Auto Encoders can have many different hyperparameters but the very important ones are:

  • Code size: number of nodes in the middle layer. Smaller size results in more compression.
  • Number of layers: the auto-encoder can be as deep as we like. In the figure above we have 2 layers in both the encoder and decoder, without considering the input and output.
  • Number of nodes per layer: the auto-encoder architecture we're working on is called a stacked auto-encoder since the layers are stacked one after another. Usually stacked autoencoders look like a "sandwich". The number of nodes per layer decreases with each subsequent layer of the encoder and increases back in the decoder. Also, the decoder is symmetric to the encoder in terms of the layer structure. As noted above this is not necessary and we have total control over these parameters.
  • Loss function: we either use mean squared error (mse) or binary cross-entropy. If the input values are in the range [0, 1] then we typically use cross-entropy, otherwise, we use the mean squared error.

Code Implementation

Let's look at how we can do dimensionality reduction using auto-encoders. Let's take a dataset that has 12 features and 8664 columns. Now our goal is to compress the dataset into 6 features.

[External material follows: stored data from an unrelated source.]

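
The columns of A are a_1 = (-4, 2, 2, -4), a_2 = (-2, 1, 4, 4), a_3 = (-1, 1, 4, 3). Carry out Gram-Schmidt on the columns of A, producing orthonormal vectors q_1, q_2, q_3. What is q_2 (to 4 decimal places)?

a_1 = (-4, 2, 2, -4); ‖a_1‖ = 6.3246, so q_1 = (-0.6325, 0.3162, 0.3162, -0.6325).
q_1·a_2 = (-0.6325)·(-2) + 0.3162·1 + 0.3162·4 + (-0.6325)·4 = 0.3162.
u_2 = a_2 − 0.3162·q_1 = (-1.8000, 0.9000, 3.9000, 4.2000).
‖u_2‖ = 6.0745, so q_2 = (-0.2963, 0.1482, 0.6420, 0.6914).

q_2 = (-0.2963, 0.1482, 0.6420, 0.6914)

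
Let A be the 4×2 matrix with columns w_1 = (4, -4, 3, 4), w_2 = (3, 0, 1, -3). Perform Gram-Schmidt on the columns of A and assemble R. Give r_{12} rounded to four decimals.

q_1 = w_1/‖w_1‖ = (4, -4, 3, 4)/7.5498 = (0.5298, -0.5298, 0.3974, 0.5298).
r_{12} = q_1·w_2 = 0.3974.

r_{12} = 0.3974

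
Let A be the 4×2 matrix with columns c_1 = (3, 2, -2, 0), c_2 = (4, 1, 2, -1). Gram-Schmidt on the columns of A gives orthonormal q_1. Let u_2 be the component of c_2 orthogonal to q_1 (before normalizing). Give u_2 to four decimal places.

u_2 = (2.2353, -0.1765, 3.1765, -1.0000)

c_1 = (3, 2, -2, 0); ‖c_1‖ = 4.1231, so q_1 = (0.7276, 0.4851, -0.4851, 0.0000).
q_1·c_2 = 0.7276·4 + 0.4851·1 + (-0.4851)·2 + 0.0000·(-1) = 2.4254.
u_2 = c_2 − 2.4254·q_1 = (2.2353, -0.1765, 3.1765, -1.0000).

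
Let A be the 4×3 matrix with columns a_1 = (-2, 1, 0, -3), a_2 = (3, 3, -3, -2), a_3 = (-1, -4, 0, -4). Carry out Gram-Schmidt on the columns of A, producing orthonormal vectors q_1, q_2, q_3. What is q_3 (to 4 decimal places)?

a_1 = (-2, 1, 0, -3); ‖a_1‖ = 3.7417, so q_1 = (-0.5345, 0.2673, 0.0000, -0.8018).
q_1·a_2 = (-0.5345)·3 + 0.2673·3 + 0.0000·(-3) + (-0.8018)·(-2) = 0.8018.
u_2 = a_2 − 0.8018·q_1 = (3.4286, 2.7857, -3.0000, -1.3571).
‖u_2‖ = 5.5097, so q_2 = (0.6223, 0.5056, -0.5445, -0.2463).
q_1·a_3 = (-0.5345)·(-1) + 0.2673·(-4) + 0.0000·0 + (-0.8018)·(-4) = 2.6726; q_2·a_3 = 0.6223·(-1) + 0.5056·(-4) + (-0.5445)·0 + (-0.2463)·(-4) = -1.6594.
u_3 = a_3 − 2.6726·q_1 + 1.6594·q_2 = (1.4612, -3.8753, -0.9035, -2.2659).
‖u_3‖ = 4.8066, so q_3 = (0.3040, -0.8062, -0.1880, -0.4714).

q_3 = (0.3040, -0.8062, -0.1880, -0.4714)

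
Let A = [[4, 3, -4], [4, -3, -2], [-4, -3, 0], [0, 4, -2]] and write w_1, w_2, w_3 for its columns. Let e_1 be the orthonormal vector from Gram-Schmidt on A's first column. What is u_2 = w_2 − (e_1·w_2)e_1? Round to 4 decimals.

w_1 = (4, 4, -4, 0); ‖w_1‖ = 6.9282, so e_1 = (0.5774, 0.5774, -0.5774, 0.0000).
e_1·w_2 = 0.5774·3 + 0.5774·(-3) + (-0.5774)·(-3) + 0.0000·4 = 1.7321.
u_2 = w_2 − 1.7321·e_1 = (2.0000, -4.0000, -2.0000, 4.0000).

u_2 = (2.0000, -4.0000, -2.0000, 4.0000)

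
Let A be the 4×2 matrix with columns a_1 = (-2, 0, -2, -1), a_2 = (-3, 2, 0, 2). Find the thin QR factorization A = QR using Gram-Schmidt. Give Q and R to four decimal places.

a_1 = (-2, 0, -2, -1); ‖a_1‖ = 3.0000, so e_1 = (-0.6667, 0.0000, -0.6667, -0.3333).
e_1·a_2 = (-0.6667)·(-3) + 0.0000·2 + (-0.6667)·0 + (-0.3333)·2 = 1.3333.
u_2 = a_2 − 1.3333·e_1 = (-2.1111, 2.0000, 0.8889, 2.4444).
‖u_2‖ = 3.9016, so e_2 = (-0.5411, 0.5126, 0.2278, 0.6265).

Q = [[-0.6667, -0.5411], [0.0000, 0.5126], [-0.6667, 0.2278], [-0.3333, 0.6265]], R = [[3.0000, 1.3333], [0.0000, 3.9016]]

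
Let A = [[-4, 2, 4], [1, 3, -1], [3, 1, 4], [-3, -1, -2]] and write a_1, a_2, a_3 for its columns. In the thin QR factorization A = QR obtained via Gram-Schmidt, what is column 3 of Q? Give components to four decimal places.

a_1 = (-4, 1, 3, -3); ‖a_1‖ = 5.9161, so e_1 = (-0.6761, 0.1690, 0.5071, -0.5071).
e_1·a_2 = (-0.6761)·2 + 0.1690·3 + 0.5071·1 + (-0.5071)·(-1) = 0.1690.
u_2 = a_2 − 0.1690·e_1 = (2.1143, 2.9714, 0.9143, -0.9143).
‖u_2‖ = 3.8693, so e_2 = (0.5464, 0.7680, 0.2363, -0.2363).
e_1·a_3 = (-0.6761)·4 + 0.1690·(-1) + 0.5071·4 + (-0.5071)·(-2) = 0.1690; e_2·a_3 = 0.5464·4 + 0.7680·(-1) + 0.2363·4 + (-0.2363)·(-2) = 2.8355.
u_3 = a_3 − 0.1690·e_1 − 2.8355·e_2 = (2.5649, -3.2061, 3.2443, -1.2443).
‖u_3‖ = 5.3788, so e_3 = (0.4769, -0.5961, 0.6032, -0.2313).

e_3 = (0.4769, -0.5961, 0.6032, -0.2313)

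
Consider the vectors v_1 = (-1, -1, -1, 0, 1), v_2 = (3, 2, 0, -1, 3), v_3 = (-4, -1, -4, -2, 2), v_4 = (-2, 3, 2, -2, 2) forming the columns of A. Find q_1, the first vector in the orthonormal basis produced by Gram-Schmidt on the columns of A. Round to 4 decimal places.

q_1 = v_1/‖v_1‖ = (-1, -1, -1, 0, 1)/2.0000 = (-0.5000, -0.5000, -0.5000, 0.0000, 0.5000).

q_1 = (-0.5000, -0.5000, -0.5000, 0.0000, 0.5000)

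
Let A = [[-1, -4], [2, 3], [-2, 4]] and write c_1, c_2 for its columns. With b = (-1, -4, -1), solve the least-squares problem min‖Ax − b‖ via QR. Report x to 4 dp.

e_1 = c_1/‖c_1‖ = (-1, 2, -2)/3.0000 = (-0.3333, 0.6667, -0.6667).
r_{12} = e_1·c_2 = 0.6667.
u_2 = c_2 − 0.6667·e_1 = (-3.7778, 2.5556, 4.4444).
‖u_2‖ = 6.3683, so e_2 = (-0.5932, 0.4013, 0.6979).
Qᵀb = (-1.6667, -1.7099).
Back-substitute: x_2 = -1.7099/6.3683 = -0.2685.
x_1 = (-1.6667 − 0.6667·(-0.2685))/3.0000 = -0.4959.

x = (-0.4959, -0.2685)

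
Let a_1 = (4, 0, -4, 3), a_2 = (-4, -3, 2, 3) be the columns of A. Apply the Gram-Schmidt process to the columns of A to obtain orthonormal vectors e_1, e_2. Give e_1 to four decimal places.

a_1 = (4, 0, -4, 3); ‖a_1‖ = 6.4031, so e_1 = (0.6247, 0.0000, -0.6247, 0.4685).

e_1 = (0.6247, 0.0000, -0.6247, 0.4685)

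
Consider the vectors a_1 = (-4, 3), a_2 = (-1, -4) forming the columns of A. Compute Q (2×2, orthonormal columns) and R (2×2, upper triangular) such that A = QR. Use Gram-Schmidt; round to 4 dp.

Q = [[-0.8000, -0.6000], [0.6000, -0.8000]], R = [[5.0000, -1.6000], [0.0000, 3.8000]]

a_1 = (-4, 3); ‖a_1‖ = 5.0000, so e_1 = (-0.8000, 0.6000).
e_1·a_2 = (-0.8000)·(-1) + 0.6000·(-4) = -1.6000.
u_2 = a_2 + 1.6000·e_1 = (-2.2800, -3.0400).
‖u_2‖ = 3.8000, so e_2 = (-0.6000, -0.8000).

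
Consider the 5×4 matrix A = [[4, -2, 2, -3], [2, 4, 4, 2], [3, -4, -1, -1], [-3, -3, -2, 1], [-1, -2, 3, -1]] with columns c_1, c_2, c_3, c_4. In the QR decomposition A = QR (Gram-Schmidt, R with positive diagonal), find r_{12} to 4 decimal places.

c_1 = (4, 2, 3, -3, -1); ‖c_1‖ = 6.2450, so q_1 = (0.6405, 0.3203, 0.4804, -0.4804, -0.1601).
r_{12} = q_1·c_2 = -0.1601.

r_{12} = -0.1601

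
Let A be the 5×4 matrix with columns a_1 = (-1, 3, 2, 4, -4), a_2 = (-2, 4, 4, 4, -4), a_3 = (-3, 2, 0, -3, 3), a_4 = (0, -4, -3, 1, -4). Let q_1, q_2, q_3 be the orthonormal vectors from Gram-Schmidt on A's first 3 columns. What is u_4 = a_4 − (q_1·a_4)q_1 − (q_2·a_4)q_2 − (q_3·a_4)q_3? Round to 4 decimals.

a_1 = (-1, 3, 2, 4, -4); ‖a_1‖ = 6.7823, so q_1 = (-0.1474, 0.4423, 0.2949, 0.5898, -0.5898).
q_1·a_2 = (-0.1474)·(-2) + 0.4423·4 + 0.2949·4 + 0.5898·4 + (-0.5898)·(-4) = 7.9619.
u_2 = a_2 − 7.9619·q_1 = (-0.8261, 0.4783, 1.6522, -0.6957, 0.6957).
‖u_2‖ = 2.1468, so q_2 = (-0.3848, 0.2228, 0.7696, -0.3240, 0.3240).
q_1·a_3 = (-0.1474)·(-3) + 0.4423·2 + 0.2949·0 + 0.5898·(-3) + (-0.5898)·3 = -2.2116; q_2·a_3 = (-0.3848)·(-3) + 0.2228·2 + 0.7696·0 + (-0.3240)·(-3) + 0.3240·3 = 3.5442.
u_3 = a_3 + 2.2116·q_1 − 3.5442·q_2 = (-1.9623, 2.1887, -2.0755, -0.5472, 0.5472).
‖u_3‖ = 3.6806, so q_3 = (-0.5331, 0.5946, -0.5639, -0.1487, 0.1487).
q_1·a_4 = (-0.1474)·0 + 0.4423·(-4) + 0.2949·(-3) + 0.5898·1 + (-0.5898)·(-4) = 0.2949; q_2·a_4 = (-0.3848)·0 + 0.2228·(-4) + 0.7696·(-3) + (-0.3240)·1 + 0.3240·(-4) = -4.8201; q_3·a_4 = (-0.5331)·0 + 0.5946·(-4) + (-0.5639)·(-3) + (-0.1487)·1 + 0.1487·(-4) = -1.4302.
u_4 = a_4 − 0.2949·q_1 + 4.8201·q_2 + 1.4302·q_3 = (-2.5738, -2.2061, -0.1838, -0.9485, -2.0515).

u_4 = (-2.5738, -2.2061, -0.1838, -0.9485, -2.0515)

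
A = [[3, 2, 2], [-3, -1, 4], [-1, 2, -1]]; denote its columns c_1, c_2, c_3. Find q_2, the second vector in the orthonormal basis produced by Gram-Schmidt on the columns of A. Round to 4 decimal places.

q_2 = (0.3531, 0.0415, 0.9347)

q_1 = c_1/‖c_1‖ = (3, -3, -1)/4.3589 = (0.6882, -0.6882, -0.2294).
r_{12} = q_1·c_2 = 1.6059.
u_2 = c_2 − 1.6059·q_1 = (0.8947, 0.1053, 2.3684).
‖u_2‖ = 2.5340, so q_2 = (0.3531, 0.0415, 0.9347).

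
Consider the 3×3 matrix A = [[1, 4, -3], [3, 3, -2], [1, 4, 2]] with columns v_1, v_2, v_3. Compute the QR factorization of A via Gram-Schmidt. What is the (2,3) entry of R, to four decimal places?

e_1 = v_1/‖v_1‖ = (1, 3, 1)/3.3166 = (0.3015, 0.9045, 0.3015).
r_{12} = e_1·v_2 = 5.1257.
u_2 = v_2 − 5.1257·e_1 = (2.4545, -1.6364, 2.4545).
‖u_2‖ = 3.8376, so e_2 = (0.6396, -0.4264, 0.6396).
r_{23} = e_2·v_3 = 0.2132.

r_{23} = 0.2132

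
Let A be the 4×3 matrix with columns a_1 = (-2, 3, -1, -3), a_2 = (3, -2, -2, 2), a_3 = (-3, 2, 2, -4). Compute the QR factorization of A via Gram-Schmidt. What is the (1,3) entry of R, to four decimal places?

r_{13} = 4.5873

e_1 = a_1/‖a_1‖ = (-2, 3, -1, -3)/4.7958 = (-0.4170, 0.6255, -0.2085, -0.6255).
r_{13} = e_1·a_3 = 4.5873.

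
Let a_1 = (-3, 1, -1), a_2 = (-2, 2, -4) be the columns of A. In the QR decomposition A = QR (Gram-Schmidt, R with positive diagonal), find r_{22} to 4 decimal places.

r_{22} = 3.3029

a_1 = (-3, 1, -1); ‖a_1‖ = 3.3166, so e_1 = (-0.9045, 0.3015, -0.3015).
e_1·a_2 = (-0.9045)·(-2) + 0.3015·2 + (-0.3015)·(-4) = 3.6181.
u_2 = a_2 − 3.6181·e_1 = (1.2727, 0.9091, -2.9091).
r_{22} = ‖u_2‖ = 3.3029.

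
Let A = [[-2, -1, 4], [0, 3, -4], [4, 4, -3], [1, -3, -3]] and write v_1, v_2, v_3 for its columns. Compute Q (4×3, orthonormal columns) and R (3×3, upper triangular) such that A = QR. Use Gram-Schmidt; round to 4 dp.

Q = [[-0.4364, 0.0870, 0.3745], [0.0000, 0.6088, -0.7434], [0.8729, 0.2319, 0.3032], [0.2182, -0.7537, -0.4639]], R = [[4.5826, 3.2733, -5.0190], [0.0000, 4.9281, -0.5218], [0.0000, 0.0000, 4.9535]]

e_1 = v_1/‖v_1‖ = (-2, 0, 4, 1)/4.5826 = (-0.4364, 0.0000, 0.8729, 0.2182).
r_{12} = e_1·v_2 = 3.2733.
u_2 = v_2 − 3.2733·e_1 = (0.4286, 3.0000, 1.1429, -3.7143).
‖u_2‖ = 4.9281, so e_2 = (0.0870, 0.6088, 0.2319, -0.7537).
r_{13} = e_1·v_3 = -5.0190; r_{23} = e_2·v_3 = -0.5218.
u_3 = v_3 + 5.0190·e_1 + 0.5218·e_2 = (1.8549, -3.6824, 1.5020, -2.2980).
‖u_3‖ = 4.9535, so e_3 = (0.3745, -0.7434, 0.3032, -0.4639).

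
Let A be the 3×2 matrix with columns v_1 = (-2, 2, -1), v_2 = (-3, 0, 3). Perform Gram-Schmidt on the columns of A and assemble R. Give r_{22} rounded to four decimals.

q_1 = v_1/‖v_1‖ = (-2, 2, -1)/3.0000 = (-0.6667, 0.6667, -0.3333).
r_{12} = q_1·v_2 = 1.0000.
u_2 = v_2 − 1.0000·q_1 = (-2.3333, -0.6667, 3.3333).
r_{22} = ‖u_2‖ = 4.1231.

r_{22} = 4.1231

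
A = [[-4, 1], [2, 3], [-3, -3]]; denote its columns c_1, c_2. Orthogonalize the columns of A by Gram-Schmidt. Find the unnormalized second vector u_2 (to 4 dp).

e_1 = c_1/‖c_1‖ = (-4, 2, -3)/5.3852 = (-0.7428, 0.3714, -0.5571).
r_{12} = e_1·c_2 = 2.0426.
u_2 = c_2 − 2.0426·e_1 = (2.5172, 2.2414, -1.8621).

u_2 = (2.5172, 2.2414, -1.8621)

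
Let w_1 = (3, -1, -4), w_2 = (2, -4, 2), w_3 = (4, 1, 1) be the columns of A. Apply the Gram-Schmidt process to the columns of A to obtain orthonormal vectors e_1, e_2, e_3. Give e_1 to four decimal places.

w_1 = (3, -1, -4); ‖w_1‖ = 5.0990, so e_1 = (0.5883, -0.1961, -0.7845).

e_1 = (0.5883, -0.1961, -0.7845)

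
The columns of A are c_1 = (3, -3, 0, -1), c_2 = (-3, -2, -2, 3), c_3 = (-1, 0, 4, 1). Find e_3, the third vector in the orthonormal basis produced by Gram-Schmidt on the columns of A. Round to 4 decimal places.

c_1 = (3, -3, 0, -1); ‖c_1‖ = 4.3589, so e_1 = (0.6882, -0.6882, 0.0000, -0.2294).
e_1·c_2 = 0.6882·(-3) + (-0.6882)·(-2) + 0.0000·(-2) + (-0.2294)·3 = -1.3765.
u_2 = c_2 + 1.3765·e_1 = (-2.0526, -2.9474, -2.0000, 2.6842).
‖u_2‖ = 4.9097, so e_2 = (-0.4181, -0.6003, -0.4074, 0.5467).
e_1·c_3 = 0.6882·(-1) + (-0.6882)·0 + 0.0000·4 + (-0.2294)·1 = -0.9177; e_2·c_3 = (-0.4181)·(-1) + (-0.6003)·0 + (-0.4074)·4 + 0.5467·1 = -0.6646.
u_3 = c_3 + 0.9177·e_1 + 0.6646·e_2 = (-0.6463, -1.0306, 3.7293, 1.1528).
‖u_3‖ = 4.0885, so e_3 = (-0.1581, -0.2521, 0.9121, 0.2820).

e_3 = (-0.1581, -0.2521, 0.9121, 0.2820)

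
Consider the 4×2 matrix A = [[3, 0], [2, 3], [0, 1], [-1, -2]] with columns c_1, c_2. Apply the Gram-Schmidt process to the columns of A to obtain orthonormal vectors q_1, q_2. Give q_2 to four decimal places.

c_1 = (3, 2, 0, -1); ‖c_1‖ = 3.7417, so q_1 = (0.8018, 0.5345, 0.0000, -0.2673).
q_1·c_2 = 0.8018·0 + 0.5345·3 + 0.0000·1 + (-0.2673)·(-2) = 2.1381.
u_2 = c_2 − 2.1381·q_1 = (-1.7143, 1.8571, 1.0000, -1.4286).
‖u_2‖ = 3.0706, so q_2 = (-0.5583, 0.6048, 0.3257, -0.4652).

q_2 = (-0.5583, 0.6048, 0.3257, -0.4652)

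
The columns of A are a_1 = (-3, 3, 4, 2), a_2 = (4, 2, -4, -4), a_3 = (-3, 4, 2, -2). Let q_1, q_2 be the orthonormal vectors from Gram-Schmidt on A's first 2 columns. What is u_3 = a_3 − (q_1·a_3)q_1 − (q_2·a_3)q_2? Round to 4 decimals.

u_3 = (-1.9331, -0.4015, -0.1636, -1.9703)

a_1 = (-3, 3, 4, 2); ‖a_1‖ = 6.1644, so q_1 = (-0.4867, 0.4867, 0.6489, 0.3244).
q_1·a_2 = (-0.4867)·4 + 0.4867·2 + 0.6489·(-4) + 0.3244·(-4) = -4.8666.
u_2 = a_2 + 4.8666·q_1 = (1.6316, 4.3684, -0.8421, -2.4211).
‖u_2‖ = 5.3213, so q_2 = (0.3066, 0.8209, -0.1583, -0.4550).
q_1·a_3 = (-0.4867)·(-3) + 0.4867·4 + 0.6489·2 + 0.3244·(-2) = 4.0555; q_2·a_3 = 0.3066·(-3) + 0.8209·4 + (-0.1583)·2 + (-0.4550)·(-2) = 2.9574.
u_3 = a_3 − 4.0555·q_1 − 2.9574·q_2 = (-1.9331, -0.4015, -0.1636, -1.9703).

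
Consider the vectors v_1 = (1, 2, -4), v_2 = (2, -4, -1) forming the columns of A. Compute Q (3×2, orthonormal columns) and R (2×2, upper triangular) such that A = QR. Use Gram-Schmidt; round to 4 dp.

v_1 = (1, 2, -4); ‖v_1‖ = 4.5826, so e_1 = (0.2182, 0.4364, -0.8729).
e_1·v_2 = 0.2182·2 + 0.4364·(-4) + (-0.8729)·(-1) = -0.4364.
u_2 = v_2 + 0.4364·e_1 = (2.0952, -3.8095, -1.3810).
‖u_2‖ = 4.5617, so e_2 = (0.4593, -0.8351, -0.3027).

Q = [[0.2182, 0.4593], [0.4364, -0.8351], [-0.8729, -0.3027]], R = [[4.5826, -0.4364], [0.0000, 4.5617]]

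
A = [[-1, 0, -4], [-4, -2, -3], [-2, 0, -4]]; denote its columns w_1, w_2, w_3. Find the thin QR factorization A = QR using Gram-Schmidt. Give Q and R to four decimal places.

Q = [[-0.2182, 0.3904, -0.8944], [-0.8729, -0.4880, 0.0000], [-0.4364, 0.7807, 0.4472]], R = [[4.5826, 1.7457, 5.2372], [0.0000, 0.9759, -3.2205], [0.0000, 0.0000, 1.7889]]

w_1 = (-1, -4, -2); ‖w_1‖ = 4.5826, so e_1 = (-0.2182, -0.8729, -0.4364).
e_1·w_2 = (-0.2182)·0 + (-0.8729)·(-2) + (-0.4364)·0 = 1.7457.
u_2 = w_2 − 1.7457·e_1 = (0.3810, -0.4762, 0.7619).
‖u_2‖ = 0.9759, so e_2 = (0.3904, -0.4880, 0.7807).
e_1·w_3 = (-0.2182)·(-4) + (-0.8729)·(-3) + (-0.4364)·(-4) = 5.2372; e_2·w_3 = 0.3904·(-4) + (-0.4880)·(-3) + 0.7807·(-4) = -3.2205.
u_3 = w_3 − 5.2372·e_1 + 3.2205·e_2 = (-1.6000, 0.0000, 0.8000).
‖u_3‖ = 1.7889, so e_3 = (-0.8944, 0.0000, 0.4472).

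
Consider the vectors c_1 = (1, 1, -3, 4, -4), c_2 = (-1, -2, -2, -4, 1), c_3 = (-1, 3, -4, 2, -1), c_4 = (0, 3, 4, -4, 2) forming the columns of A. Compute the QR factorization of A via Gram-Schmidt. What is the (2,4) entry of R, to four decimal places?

r_{24} = -2.0603

c_1 = (1, 1, -3, 4, -4); ‖c_1‖ = 6.5574, so e_1 = (0.1525, 0.1525, -0.4575, 0.6100, -0.6100).
e_1·c_2 = 0.1525·(-1) + 0.1525·(-2) + (-0.4575)·(-2) + 0.6100·(-4) + (-0.6100)·1 = -2.5925.
u_2 = c_2 + 2.5925·e_1 = (-0.6047, -1.6047, -3.1860, -2.4186, -0.5814).
‖u_2‖ = 4.3908, so e_2 = (-0.1377, -0.3655, -0.7256, -0.5508, -0.1324).
r_{24} = e_2·c_4 = -2.0603.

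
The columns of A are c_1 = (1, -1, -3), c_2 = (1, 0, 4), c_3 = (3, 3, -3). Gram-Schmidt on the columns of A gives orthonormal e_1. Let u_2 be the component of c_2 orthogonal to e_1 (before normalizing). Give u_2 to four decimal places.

u_2 = (2.0000, -1.0000, 1.0000)

c_1 = (1, -1, -3); ‖c_1‖ = 3.3166, so e_1 = (0.3015, -0.3015, -0.9045).
e_1·c_2 = 0.3015·1 + (-0.3015)·0 + (-0.9045)·4 = -3.3166.
u_2 = c_2 + 3.3166·e_1 = (2.0000, -1.0000, 1.0000).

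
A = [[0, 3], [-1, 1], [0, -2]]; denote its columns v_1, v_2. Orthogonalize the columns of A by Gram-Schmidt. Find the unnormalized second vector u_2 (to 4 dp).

u_2 = (3.0000, 0.0000, -2.0000)

v_1 = (0, -1, 0); ‖v_1‖ = 1.0000, so e_1 = (0.0000, -1.0000, 0.0000).
e_1·v_2 = 0.0000·3 + (-1.0000)·1 + 0.0000·(-2) = -1.0000.
u_2 = v_2 + 1.0000·e_1 = (3.0000, 0.0000, -2.0000).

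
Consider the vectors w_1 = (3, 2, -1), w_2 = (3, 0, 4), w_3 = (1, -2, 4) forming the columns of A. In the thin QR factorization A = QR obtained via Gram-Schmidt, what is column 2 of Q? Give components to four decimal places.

w_1 = (3, 2, -1); ‖w_1‖ = 3.7417, so q_1 = (0.8018, 0.5345, -0.2673).
q_1·w_2 = 0.8018·3 + 0.5345·0 + (-0.2673)·4 = 1.3363.
u_2 = w_2 − 1.3363·q_1 = (1.9286, -0.7143, 4.3571).
‖u_2‖ = 4.8181, so q_2 = (0.4003, -0.1482, 0.9043).

q_2 = (0.4003, -0.1482, 0.9043)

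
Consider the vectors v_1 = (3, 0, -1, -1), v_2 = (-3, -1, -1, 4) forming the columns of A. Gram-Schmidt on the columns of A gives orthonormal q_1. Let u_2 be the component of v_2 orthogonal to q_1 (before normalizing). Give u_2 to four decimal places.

u_2 = (0.2727, -1.0000, -2.0909, 2.9091)

q_1 = v_1/‖v_1‖ = (3, 0, -1, -1)/3.3166 = (0.9045, 0.0000, -0.3015, -0.3015).
r_{12} = q_1·v_2 = -3.6181.
u_2 = v_2 + 3.6181·q_1 = (0.2727, -1.0000, -2.0909, 2.9091).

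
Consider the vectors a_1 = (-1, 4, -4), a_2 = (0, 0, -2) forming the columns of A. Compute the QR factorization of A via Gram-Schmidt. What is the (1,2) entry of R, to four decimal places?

e_1 = a_1/‖a_1‖ = (-1, 4, -4)/5.7446 = (-0.1741, 0.6963, -0.6963).
r_{12} = e_1·a_2 = 1.3926.

r_{12} = 1.3926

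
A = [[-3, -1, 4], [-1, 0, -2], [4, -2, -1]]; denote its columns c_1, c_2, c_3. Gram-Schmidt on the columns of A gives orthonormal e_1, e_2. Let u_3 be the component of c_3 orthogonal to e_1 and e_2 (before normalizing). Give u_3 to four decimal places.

c_1 = (-3, -1, 4); ‖c_1‖ = 5.0990, so e_1 = (-0.5883, -0.1961, 0.7845).
e_1·c_2 = (-0.5883)·(-1) + (-0.1961)·0 + 0.7845·(-2) = -0.9806.
u_2 = c_2 + 0.9806·e_1 = (-1.5769, -0.1923, -1.2308).
‖u_2‖ = 2.0096, so e_2 = (-0.7847, -0.0957, -0.6124).
e_1·c_3 = (-0.5883)·4 + (-0.1961)·(-2) + 0.7845·(-1) = -2.7456; e_2·c_3 = (-0.7847)·4 + (-0.0957)·(-2) + (-0.6124)·(-1) = -2.3350.
u_3 = c_3 + 2.7456·e_1 + 2.3350·e_2 = (0.5524, -2.7619, -0.2762).

u_3 = (0.5524, -2.7619, -0.2762)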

Original dataset with 12 features

Original dataset with 12 features

Let us scale the data so that all our data points lie in the same range

autoencoder.py Language

			from sklearn.preprocessing import MinMaxScaler
scaler = MinMaxScaler()
df_scaled = scaler.fit_transform(df)
X_train_df = pd.DataFrame(df_scaled, columns=df.columns)
X_train_df
    
dataset after scaling

dataset after scaling

Let's build an auto-encoder with a code size of 6.

autoencoder.py Language

			import tensorflow as tf 
from tensorflow.keras.layers import Input, Dense
from tensorflow.keras.models import Model
# 12, 11, 10, 9, 8, 7, 6, 7, 8, 9, 10, 11, 12
 
# encoder
encoder_input = Input(shape=(n_features), name='encoder_input')
encoder_layer1 = Dense(11, activation='relu', name='encoder_layer1')(encoder_input)
encoder_layer2 = Dense(10, activation='relu', name='encoder_layer2')(encoder_layer1)
encoder_layer3 = Dense(9, activation='relu', name='encoder_layer3')(encoder_layer2)
encoder_layer4 = Dense(8, activation='relu', name='encoder_layer4')(encoder_layer3)
encoder_layer5 = Dense(7, activation='relu', name='encoder_layer5')(encoder_layer4)
latent_space = Dense(6, activation='relu', name='latent_space')(encoder_layer5)
 
#decoder
decoder_layer1 = Dense(7, activation='relu', name='decoder_layer1')(latent_space)
decoder_layer2 = Dense(8, activation='relu', name='decoder_layer2')(decoder_layer1)
decoder_layer3 = Dense(9, activation='relu', name='decoder_layer3')(decoder_layer2)
decoder_layer4 = Dense(10, activation='relu', name='decoder_layer4')(decoder_layer3)
decoder_layer5 = Dense(11, activation='relu', name='decoder_layer5')(decoder_layer4)
output = Dense(n_features, activation='sigmoid', name='Output')(decoder_layer5)
autoencoder = Model(encoder_input, output, name='Autoencoder')
 
autoencoder.compile(optimizer='adam',
                    loss=tf.keras.losses.mean_squared_error)
autoencoder.summary()
    

let's train the model

autoencoder.py Language

			history = autoencoder.fit(X_train_df,
                          X_train_df,
                          epochs=100,
                          steps_per_epoch=10,
                          verbose=0)
# only the encoder part
encoder = Model(inputs=encoder_input, outputs=latent_space)
encoder.compile(optimizer='adam',
                        loss=tf.keras.losses.mean_squared_error)
X_train_encode = encoder.predict(X_train_df)
encoded_train = pd.DataFrame(X_train_encode,
                             columns=[f"X{x}" for x in range(1, X_train_encode.shape[1]+1)])
    
autoencoder model summary

autoencoder model summary

Compressed version of the original (12 features) dataset with 6 features

Compressed version of the original (12 features) dataset with 6 features

We can see that output from the encoder which compressed our dataset into 6 features.

Input Vs. Reconstruction plot. The red shaded portion shows the error between Original vs Reconstructed data.

Input Vs. Reconstruction plot. The red shaded portion shows the error between Original vs Reconstructed data.